Now the above code will display information but the equations within it wont work but the thing is the original script that i had before i change my mysql tables around worked no problem using this..

 

my main issue is that I'm not 100% sure how to nest the three tables. if you look at the code above and the original you will notice that the item table relies on the customer table and payment table relies on item table. But i don't know how to script it i have looked up information on Nesting Select and the join function "INNER JOIN, LEFT JOIN" and so on but i cant seem to figure out a way to code this.

 

If anyone help me with this i would appreciate it i've looked through a lot of tutorials as examples on how to achieve what i want along with submiting the same problem in two other forums so far i've got nothing in return.

 

I've also been trying to sort this issue for a couple of days now and its becoming very frustrating i know what needs to be done i just dont know how to do it.

 

anyways.. thanks in advance

[ignace]

I haven't been able to test it but try and experiment with this:

 

SELECT
  cust.id,
  cust.name,
  (SELECT date
   FROM payment AS t1
   WHERE t1.item_id = item.id AND t1.customer_id = cust.id
   ORDER BY date DESC
   LIMIT 1)
  AS last_payment,
   
  (SELECT sum(amount)
   FROM payment AS t2
   WHERE t2.customer_id = cust.id AND t2.item_id = item.id)
  AS total_paid
  
  ((item.price / item.weeks) * 4)
  AS monthly,
  
  (item.price - total_paid)
  AS left_to_pay,
  
  item.weeks AS max_weeks

FROM customer AS cust
JOIN item ON customer.id = item.customer_id
JOIN payment AS pay ON customer.id = payment.customer_id

[rycore]

hey ignace thanks for replay..

 

okay i've went through your code example and i still get the same issue so i've now narrowed it down to this part of the code.

 

(item.Price - (SELECT SUM(Amount) FROM payment AS t3 WHERE t3.Item = item.Id) AS left_to_pay,
MAX((item.Price - (SELECT sum(Amount) FROM payment AS t4 WHERE t4.Item = item.Id)) / (item.Price/item.Weeks)) AS max_weeks

 

Basicaly what happens is that if a customer hasn't made a payment yet then the lef to pay and max weeks would show up as 0..

 

but what sapose to happen is the left to pay should show the amount LEFT TO PAY so if Price = 100 and Paid = 0 then the left to pay amount would be 100 unless a payment is made then it would be deducted and because of this it is causing Max weeks to do the same.

 

At first i assumed it was the entire script in general but now am sure its to do with the equation.

 

any ideas as to why the equations in my old script work and the ones in this dont??

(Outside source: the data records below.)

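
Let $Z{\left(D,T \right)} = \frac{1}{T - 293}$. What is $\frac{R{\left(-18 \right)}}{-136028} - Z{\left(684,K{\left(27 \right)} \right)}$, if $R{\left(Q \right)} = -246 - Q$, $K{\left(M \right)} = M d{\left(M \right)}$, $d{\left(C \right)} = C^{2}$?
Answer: $\frac{1071223}{659395730} \approx 0.0016246$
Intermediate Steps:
$K{\left(M \right)} = M^{3}$ ($K{\left(M \right)} = M M^{2} = M^{3}$)
$Z{\left(D,T \right)} = \frac{1}{-293 + T}$
$\frac{R{\left(-18 \right)}}{-136028} - Z{\left(684,K{\left(27 \right)} \right)} = \frac{-246 - -18}{-136028} - \frac{1}{-293 + 27^{3}} = \left(-246 + 18\right) \left(- \frac{1}{136028}\right) - \frac{1}{-293 + 19683} = \left(-228\right) \left(- \frac{1}{136028}\right) - \frac{1}{19390} = \frac{57}{34007} - \frac{1}{19390} = \frac{1071223}{659395730}$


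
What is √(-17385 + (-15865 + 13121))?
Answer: I*√20129 ≈ 141.88*I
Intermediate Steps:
√(-17385 + (-15865 + 13121)) = √(-17385 - 2744) = √(-20129) = I*√20129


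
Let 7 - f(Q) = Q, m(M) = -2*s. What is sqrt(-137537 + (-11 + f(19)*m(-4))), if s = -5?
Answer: 2*I*sqrt(34417) ≈ 371.04*I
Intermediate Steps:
m(M) = 10 (m(M) = -2*(-5) = 10)
f(Q) = 7 - Q
sqrt(-137537 + (-11 + f(19)*m(-4))) = sqrt(-137537 + (-11 + (7 - 1*19)*10)) = sqrt(-137537 + (-11 + (7 - 19)*10)) = sqrt(-137537 + (-11 - 12*10)) = sqrt(-137537 + (-11 - 120)) = sqrt(-137537 - 131) = sqrt(-137668) = 2*I*sqrt(34417)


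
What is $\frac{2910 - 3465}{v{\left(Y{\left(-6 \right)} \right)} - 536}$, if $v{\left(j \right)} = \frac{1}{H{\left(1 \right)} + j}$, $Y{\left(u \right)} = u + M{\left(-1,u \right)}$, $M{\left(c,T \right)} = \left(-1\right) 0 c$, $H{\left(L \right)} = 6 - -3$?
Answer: $\frac{1665}{1607} \approx 1.0361$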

Evan though they are the same formulas.

 

yet again thanks in advance

[ignace]

Can you provide us with some test data (create table, insert into) so we can experiment to get the correct values?

[rycore]

Sure thing

 

MYSQL TABLE

-- phpMyAdmin SQL Dump
-- version 3.2.4
-- http://www.phpmyadmin.net
--
-- Host: localhost
-- Generation Time: Dec 05, 2010 at 09:39 PM
-- Server version: 5.1.41
-- PHP Version: 5.3.1

--
-- Database: `test`
--

-- --------------------------------------------------------

--
-- Table structure for table `customer`
--

CREATE TABLE IF NOT EXISTS `customer` (
  `Id` mediumint( NOT NULL AUTO_INCREMENT,
  `Name` varchar(10) NOT NULL,
  `Level` enum('1','0') NOT NULL,
  `Email` varchar(40) NOT NULL,
  `Password` varchar(32) NOT NULL,
  `Enabled` enum('1','0') NOT NULL,
  PRIMARY KEY (`Id`)
) ENGINE=MyISAM  DEFAULT CHARSET=latin1 AUTO_INCREMENT=3 ;

--
-- Dumping data for table `customer`
--

INSERT INTO `customer` (`Id`, `Name`, `Level`, `Email`, `Password`, `Enabled`) VALUES
(1, 'Admin', '1', 'admin@email.com', 'admin', '1'),
(2, 'Mark', '0', 'cus@email.com', 'passgoeshere', '1');

-- --------------------------------------------------------

--
-- Table structure for table `item`
--

CREATE TABLE IF NOT EXISTS `item` (
  `Id` mediumint( NOT NULL AUTO_INCREMENT,
  `Customer` mediumint( NOT NULL,
  `Date` varchar(100) NOT NULL,
  `Name` varchar(155) NOT NULL,
  `Weeks` mediumint( NOT NULL,
  `Price` varchar(10) NOT NULL,
  PRIMARY KEY (`Id`)
) ENGINE=MyISAM  DEFAULT CHARSET=latin1 AUTO_INCREMENT=3 ;

--
-- Dumping data for table `item`
--

INSERT INTO `item` (`Id`, `Customer`, `Date`, `Name`, `Weeks`, `Price`) VALUES
(1, 1, '1291584959', 'ItemName', 52, '200'),
(2, 2, '1291584959', 'ItemName2', 20, '100');

-- --------------------------------------------------------

--
-- Table structure for table `payment`
--

CREATE TABLE IF NOT EXISTS `payment` (
  `Id` mediumint( NOT NULL AUTO_INCREMENT,
  `Customer` mediumint( NOT NULL,
  `Item` mediumint( NOT NULL,
  `Date` varchar(100) NOT NULL,
  `Amount` varchar(10) NOT NULL,
  PRIMARY KEY (`Id`)
) ENGINE=MyISAM  DEFAULT CHARSET=latin1 AUTO_INCREMENT=3 ;

--
-- Dumping data for table `payment`
--

INSERT INTO `payment` (`Id`, `Customer`, `Item`, `Date`, `Amount`) VALUES
(1, 1, 1, '1291584959', '50'),
(2, 1, 1, '1291584959', '50');

 

Price / Weeks - will give me the amount each customer pay’s per week then multiply that by 4 gives me the monthly amount.

 

Item Price – Total Amount Paid for that item - will display the amount left to pay.

 

(Item Price – Total Amount Paid for that item) / (Item Price / Item Weeks) – this one will get the Amount customer has left to pay then divide it by the amount the customer is paying per week giving me the total of weeks left. But because the customer can order more than one item once the equation is complete I need to grab the Highest out of all the Weeks left for each customer so wrapping max() around this sum will provide me with highest number out of the equation

 

This works when there is an amount already paid but for some reason it won’t display the correct sum for customers who haven’t made payments yet.

 

thanks again

 

(edited: the reason there is a customer id in payment history is so i can call the amount of payments from each customer so they can view it when they login.)

[rycore]

SCRAP THIS i found the problem

 

the problem was never the code that any one provided me examples of it was within the db itself..

 

in my old db design for when the amount customer paid was also apart of the item table I had a default value set in for Amount paid so it would be set to

 

"0.00" <- this was the issue the whole time because in the new table i created for payments didn't display any values for customers who didn't make payments. this caused it to fail..

 

At this moment in time i feel like a complete noob sorry for wasting time lol...

 

I completely forgot to count for the missing value from that payment table ill be fixing that.